Chitra Ramkrishna, who helped build NSE and now runs it
Mumbai: It’s rare that a woman runs a stock exchange—there are just three in the world. Even rarer to find one who was chosen 23 years ago for the crack team that created it and then climbed the ranks to become its chief executive officer in traditionally patriarchal India.
Chitra Ramkrishna, 52 and head of the National Stock Exchange of India Ltd (NSE), wants to retain the startup culture of her early days that helped grow the NSE into the world’s third-largest bourse by number of trades and the leader in India with an 82% market share that dwarfs the 140-year-old BSE Ltd.
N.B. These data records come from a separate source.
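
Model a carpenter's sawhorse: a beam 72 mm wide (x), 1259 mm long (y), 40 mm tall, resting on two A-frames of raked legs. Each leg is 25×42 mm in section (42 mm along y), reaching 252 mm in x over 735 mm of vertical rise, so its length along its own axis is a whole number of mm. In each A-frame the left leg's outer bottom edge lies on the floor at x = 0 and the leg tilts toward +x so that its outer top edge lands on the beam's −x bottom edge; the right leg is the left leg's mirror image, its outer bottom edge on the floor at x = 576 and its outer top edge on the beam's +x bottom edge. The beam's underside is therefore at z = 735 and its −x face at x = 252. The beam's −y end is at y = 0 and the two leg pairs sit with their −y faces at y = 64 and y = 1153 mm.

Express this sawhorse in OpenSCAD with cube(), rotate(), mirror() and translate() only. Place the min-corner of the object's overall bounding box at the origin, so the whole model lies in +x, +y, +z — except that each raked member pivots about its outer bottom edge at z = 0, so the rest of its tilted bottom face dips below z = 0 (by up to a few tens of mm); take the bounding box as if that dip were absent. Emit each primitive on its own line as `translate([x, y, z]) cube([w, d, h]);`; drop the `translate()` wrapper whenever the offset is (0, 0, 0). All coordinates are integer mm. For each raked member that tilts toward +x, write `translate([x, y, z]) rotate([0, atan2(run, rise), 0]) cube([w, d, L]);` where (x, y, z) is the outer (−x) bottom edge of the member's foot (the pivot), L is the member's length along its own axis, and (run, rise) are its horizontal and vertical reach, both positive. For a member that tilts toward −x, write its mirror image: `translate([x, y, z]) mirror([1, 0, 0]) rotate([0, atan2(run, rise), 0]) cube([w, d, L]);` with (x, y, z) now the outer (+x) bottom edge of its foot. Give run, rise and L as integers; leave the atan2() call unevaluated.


translate([252, 0, 735]) cube([72, 1259, 40]);
translate([0, 64, 0]) rotate([0, atan2(252, 735), 0]) cube([25, 42, 777]);
translate([576, 64, 0]) mirror([1, 0, 0]) rotate([0, atan2(252, 735), 0]) cube([25, 42, 777]);
translate([0, 1153, 0]) rotate([0, atan2(252, 735), 0]) cube([25, 42, 777]);
translate([576, 1153, 0]) mirror([1, 0, 0]) rotate([0, atan2(252, 735), 0]) cube([25, 42, 777]);


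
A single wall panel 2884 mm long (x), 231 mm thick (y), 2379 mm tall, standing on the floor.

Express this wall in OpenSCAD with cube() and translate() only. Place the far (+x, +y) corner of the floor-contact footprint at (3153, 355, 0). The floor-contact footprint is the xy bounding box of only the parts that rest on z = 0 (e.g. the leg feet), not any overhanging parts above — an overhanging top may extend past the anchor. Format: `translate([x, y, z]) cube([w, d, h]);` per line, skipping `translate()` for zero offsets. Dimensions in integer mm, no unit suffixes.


translate([269, 124, 0]) cube([2884, 231, 2379]);


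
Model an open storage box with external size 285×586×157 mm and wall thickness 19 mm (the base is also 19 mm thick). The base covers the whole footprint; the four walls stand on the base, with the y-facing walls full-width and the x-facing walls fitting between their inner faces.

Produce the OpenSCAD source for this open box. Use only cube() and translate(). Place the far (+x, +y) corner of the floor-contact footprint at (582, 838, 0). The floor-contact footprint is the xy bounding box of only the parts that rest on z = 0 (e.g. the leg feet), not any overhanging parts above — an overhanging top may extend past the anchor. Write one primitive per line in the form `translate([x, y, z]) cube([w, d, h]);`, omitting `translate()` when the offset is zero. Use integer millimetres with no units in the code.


translate([297, 252, 0]) cube([285, 586, 19]);
translate([297, 252, 19]) cube([285, 19, 138]);
translate([297, 819, 19]) cube([285, 19, 138]);
translate([297, 271, 19]) cube([19, 548, 138]);
translate([563, 271, 19]) cube([19, 548, 138]);


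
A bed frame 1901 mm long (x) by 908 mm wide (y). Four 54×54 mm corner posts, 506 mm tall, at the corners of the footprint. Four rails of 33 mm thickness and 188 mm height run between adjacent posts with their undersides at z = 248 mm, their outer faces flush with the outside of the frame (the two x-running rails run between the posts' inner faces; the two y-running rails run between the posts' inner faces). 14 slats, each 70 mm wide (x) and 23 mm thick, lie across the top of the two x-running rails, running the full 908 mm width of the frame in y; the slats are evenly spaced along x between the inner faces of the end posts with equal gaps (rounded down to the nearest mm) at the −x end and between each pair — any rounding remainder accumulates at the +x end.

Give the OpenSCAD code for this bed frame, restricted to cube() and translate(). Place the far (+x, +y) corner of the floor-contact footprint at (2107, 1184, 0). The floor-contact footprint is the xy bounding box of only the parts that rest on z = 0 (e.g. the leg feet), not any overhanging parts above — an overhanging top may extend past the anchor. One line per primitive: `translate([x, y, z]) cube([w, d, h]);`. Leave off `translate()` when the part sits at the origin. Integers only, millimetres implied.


translate([206, 276, 0]) cube([54, 54, 506]);
translate([206, 1130, 0]) cube([54, 54, 506]);
translate([2053, 276, 0]) cube([54, 54, 506]);
translate([2053, 1130, 0]) cube([54, 54, 506]);
translate([260, 276, 248]) cube([1793, 33, 188]);
translate([260, 1151, 248]) cube([1793, 33, 188]);
translate([206, 330, 248]) cube([33, 800, 188]);
translate([2074, 330, 248]) cube([33, 800, 188]);
translate([314, 276, 436]) cube([70, 908, 23]);
translate([438, 276, 436]) cube([70, 908, 23]);
translate([562, 276, 436]) cube([70, 908, 23]);
translate([686, 276, 436]) cube([70, 908, 23]);
translate([810, 276, 436]) cube([70, 908, 23]);
translate([934, 276, 436]) cube([70, 908, 23]);
translate([1058, 276, 436]) cube([70, 908, 23]);
translate([1182, 276, 436]) cube([70, 908, 23]);
translate([1306, 276, 436]) cube([70, 908, 23]);
translate([1430, 276, 436]) cube([70, 908, 23]);
translate([1554, 276, 436]) cube([70, 908, 23]);
translate([1678, 276, 436]) cube([70, 908, 23]);
translate([1802, 276, 436]) cube([70, 908, 23]);
translate([1926, 276, 436]) cube([70, 908, 23]);


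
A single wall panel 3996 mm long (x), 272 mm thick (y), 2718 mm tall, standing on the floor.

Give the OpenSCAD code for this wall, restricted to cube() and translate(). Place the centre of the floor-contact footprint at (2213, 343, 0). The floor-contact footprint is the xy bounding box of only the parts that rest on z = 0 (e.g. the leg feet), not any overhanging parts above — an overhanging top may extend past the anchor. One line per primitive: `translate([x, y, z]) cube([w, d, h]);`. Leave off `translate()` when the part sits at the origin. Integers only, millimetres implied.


translate([215, 207, 0]) cube([3996, 272, 2718]);


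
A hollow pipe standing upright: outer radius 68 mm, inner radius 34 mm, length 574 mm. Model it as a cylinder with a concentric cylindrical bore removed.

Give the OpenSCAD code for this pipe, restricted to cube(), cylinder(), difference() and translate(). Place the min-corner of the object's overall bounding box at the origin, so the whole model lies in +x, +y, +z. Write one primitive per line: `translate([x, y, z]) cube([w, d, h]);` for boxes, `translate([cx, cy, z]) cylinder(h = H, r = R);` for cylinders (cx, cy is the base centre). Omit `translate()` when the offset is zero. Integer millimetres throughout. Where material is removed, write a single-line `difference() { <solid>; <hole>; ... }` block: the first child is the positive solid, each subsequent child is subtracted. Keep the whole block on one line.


difference() { translate([68, 68, 0]) cylinder(h = 574, r = 68); translate([68, 68, 0]) cylinder(h = 574, r = 34); }


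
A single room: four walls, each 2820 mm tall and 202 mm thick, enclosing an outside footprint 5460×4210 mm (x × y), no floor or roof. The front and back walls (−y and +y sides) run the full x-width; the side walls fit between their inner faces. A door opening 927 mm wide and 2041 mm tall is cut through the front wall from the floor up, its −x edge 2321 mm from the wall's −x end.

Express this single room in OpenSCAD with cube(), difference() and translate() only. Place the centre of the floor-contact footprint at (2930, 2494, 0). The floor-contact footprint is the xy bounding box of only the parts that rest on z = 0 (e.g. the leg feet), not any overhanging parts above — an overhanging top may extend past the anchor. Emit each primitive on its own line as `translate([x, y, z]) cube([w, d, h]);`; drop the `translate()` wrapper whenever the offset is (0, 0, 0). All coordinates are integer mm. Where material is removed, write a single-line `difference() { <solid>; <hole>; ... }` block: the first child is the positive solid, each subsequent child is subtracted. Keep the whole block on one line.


difference() { translate([200, 389, 0]) cube([5460, 202, 2820]); translate([2521, 389, 0]) cube([927, 202, 2041]); }
translate([200, 4397, 0]) cube([5460, 202, 2820]);
translate([200, 591, 0]) cube([202, 3806, 2820]);
translate([5458, 591, 0]) cube([202, 3806, 2820]);


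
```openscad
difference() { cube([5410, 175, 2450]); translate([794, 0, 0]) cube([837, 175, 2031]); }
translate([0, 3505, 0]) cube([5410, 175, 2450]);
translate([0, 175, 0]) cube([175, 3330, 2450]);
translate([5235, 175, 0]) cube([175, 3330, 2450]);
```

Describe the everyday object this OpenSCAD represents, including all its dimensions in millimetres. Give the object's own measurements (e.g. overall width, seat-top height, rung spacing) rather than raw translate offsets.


A single room: four walls, each 2450 mm tall and 175 mm thick, enclosing an outside footprint 5410×3680 mm (x × y), no floor or roof. The front and back walls (−y and +y sides) run the full x-width; the side walls fit between their inner faces. A door opening 837 mm wide and 2031 mm tall is cut through the front wall from the floor up, its −x edge 794 mm from the wall's −x end.


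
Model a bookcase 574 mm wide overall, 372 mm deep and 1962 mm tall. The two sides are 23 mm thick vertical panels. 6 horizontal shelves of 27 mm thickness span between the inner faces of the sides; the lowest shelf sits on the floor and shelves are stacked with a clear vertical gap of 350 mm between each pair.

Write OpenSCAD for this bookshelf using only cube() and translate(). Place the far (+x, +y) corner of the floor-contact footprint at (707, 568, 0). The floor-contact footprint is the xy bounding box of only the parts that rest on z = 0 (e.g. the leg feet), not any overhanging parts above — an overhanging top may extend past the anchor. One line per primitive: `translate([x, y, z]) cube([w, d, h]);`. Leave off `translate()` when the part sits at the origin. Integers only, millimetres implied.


translate([133, 196, 0]) cube([23, 372, 1962]);
translate([684, 196, 0]) cube([23, 372, 1962]);
translate([156, 196, 0]) cube([528, 372, 27]);
translate([156, 196, 377]) cube([528, 372, 27]);
translate([156, 196, 754]) cube([528, 372, 27]);
translate([156, 196, 1131]) cube([528, 372, 27]);
translate([156, 196, 1508]) cube([528, 372, 27]);
translate([156, 196, 1885]) cube([528, 372, 27]);


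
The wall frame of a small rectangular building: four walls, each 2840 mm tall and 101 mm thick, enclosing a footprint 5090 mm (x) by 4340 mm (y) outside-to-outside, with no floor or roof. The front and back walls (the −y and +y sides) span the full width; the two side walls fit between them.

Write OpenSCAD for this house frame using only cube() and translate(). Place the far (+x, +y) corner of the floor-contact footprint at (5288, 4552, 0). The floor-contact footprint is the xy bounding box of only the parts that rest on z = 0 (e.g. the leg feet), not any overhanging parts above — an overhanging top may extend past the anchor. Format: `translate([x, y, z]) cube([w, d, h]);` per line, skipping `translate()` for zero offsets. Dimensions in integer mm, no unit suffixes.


translate([198, 212, 0]) cube([5090, 101, 2840]);
translate([198, 4451, 0]) cube([5090, 101, 2840]);
translate([198, 313, 0]) cube([101, 4138, 2840]);
translate([5187, 313, 0]) cube([101, 4138, 2840]);


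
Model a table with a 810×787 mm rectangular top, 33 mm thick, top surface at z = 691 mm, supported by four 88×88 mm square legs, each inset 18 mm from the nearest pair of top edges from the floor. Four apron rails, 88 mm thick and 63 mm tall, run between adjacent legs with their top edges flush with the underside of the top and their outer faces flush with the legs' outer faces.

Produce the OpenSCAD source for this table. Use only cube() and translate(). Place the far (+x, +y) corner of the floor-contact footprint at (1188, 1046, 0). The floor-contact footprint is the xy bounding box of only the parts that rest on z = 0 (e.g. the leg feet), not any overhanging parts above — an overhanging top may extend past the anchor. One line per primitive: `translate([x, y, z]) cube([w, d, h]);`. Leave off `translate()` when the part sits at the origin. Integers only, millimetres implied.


// leg_h = 691 - 33 = 658
// apron z = 658 - 63 = 595
translate([396, 277, 658]) cube([810, 787, 33]);
translate([414, 295, 0]) cube([88, 88, 658]);
translate([1100, 295, 0]) cube([88, 88, 658]);
translate([414, 958, 0]) cube([88, 88, 658]);
translate([1100, 958, 0]) cube([88, 88, 658]);
translate([502, 295, 595]) cube([598, 88, 63]);
translate([502, 958, 595]) cube([598, 88, 63]);
translate([414, 383, 595]) cube([88, 575, 63]);
translate([1100, 383, 595]) cube([88, 575, 63]);


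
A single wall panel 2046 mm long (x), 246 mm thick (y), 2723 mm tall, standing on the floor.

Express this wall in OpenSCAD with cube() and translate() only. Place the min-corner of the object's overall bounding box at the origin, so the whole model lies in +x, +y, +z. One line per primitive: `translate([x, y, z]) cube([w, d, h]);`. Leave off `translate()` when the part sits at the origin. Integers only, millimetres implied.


cube([2046, 246, 2723]);


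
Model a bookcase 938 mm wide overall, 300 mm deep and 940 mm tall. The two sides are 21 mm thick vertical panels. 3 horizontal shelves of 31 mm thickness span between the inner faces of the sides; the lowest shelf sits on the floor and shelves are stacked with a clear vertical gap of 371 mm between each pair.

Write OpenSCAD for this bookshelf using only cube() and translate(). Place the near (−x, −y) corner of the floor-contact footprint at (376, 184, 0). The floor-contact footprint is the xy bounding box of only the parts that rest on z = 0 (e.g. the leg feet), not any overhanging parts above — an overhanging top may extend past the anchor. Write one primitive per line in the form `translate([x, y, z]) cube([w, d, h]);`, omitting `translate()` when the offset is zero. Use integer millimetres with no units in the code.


translate([376, 184, 0]) cube([21, 300, 940]);
translate([1293, 184, 0]) cube([21, 300, 940]);
translate([397, 184, 0]) cube([896, 300, 31]);
translate([397, 184, 402]) cube([896, 300, 31]);
translate([397, 184, 804]) cube([896, 300, 31]);


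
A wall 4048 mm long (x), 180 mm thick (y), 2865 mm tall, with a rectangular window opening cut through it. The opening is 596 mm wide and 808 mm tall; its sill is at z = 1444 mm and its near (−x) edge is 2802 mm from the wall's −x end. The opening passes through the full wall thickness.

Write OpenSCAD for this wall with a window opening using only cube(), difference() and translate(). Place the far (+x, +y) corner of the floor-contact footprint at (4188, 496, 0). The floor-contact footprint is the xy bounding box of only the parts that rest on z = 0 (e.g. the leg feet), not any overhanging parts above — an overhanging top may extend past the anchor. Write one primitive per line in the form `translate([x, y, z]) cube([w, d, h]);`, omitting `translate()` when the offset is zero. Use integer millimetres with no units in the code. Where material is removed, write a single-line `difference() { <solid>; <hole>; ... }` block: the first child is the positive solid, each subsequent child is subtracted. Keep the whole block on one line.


difference() { translate([140, 316, 0]) cube([4048, 180, 2865]); translate([2942, 316, 1444]) cube([596, 180, 808]); }


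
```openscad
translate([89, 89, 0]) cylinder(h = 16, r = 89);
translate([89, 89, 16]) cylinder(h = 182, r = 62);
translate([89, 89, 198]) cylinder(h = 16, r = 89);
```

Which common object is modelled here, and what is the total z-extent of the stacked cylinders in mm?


A spool. The overall height is 214 mm.

Three coaxial cylinders, large–small–large — a spool. Two 16 mm flanges and a 182 mm core give 16 + 182 + 16 = 214 mm.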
When NSE needs something new, it creates a team: Currency trading, bond futures and exchange-traded funds are the fruits so far. Another team is now working on bond innovations to go beyond the current 10-year product.
“There is a huge level of energy and can-do attitude that is in a startup culture which we shouldn’t lose,” Ramkrishna said in an interview last month at the NSE’s squat, glass- fronted headquarters in Mumbai. “For the rest, there is huge focus on processes and discipline that we have to bank upon. We try to get the best of both the worlds.”
Ramkrishna, an upper-caste Brahmin who calls Mahatma Gandhi her role model, wants to make stock markets accessible to India’s middle classes using the exchange-traded baskets of securities known as ETFs.
“I’m sure even he would have bought my ETFs!” she said.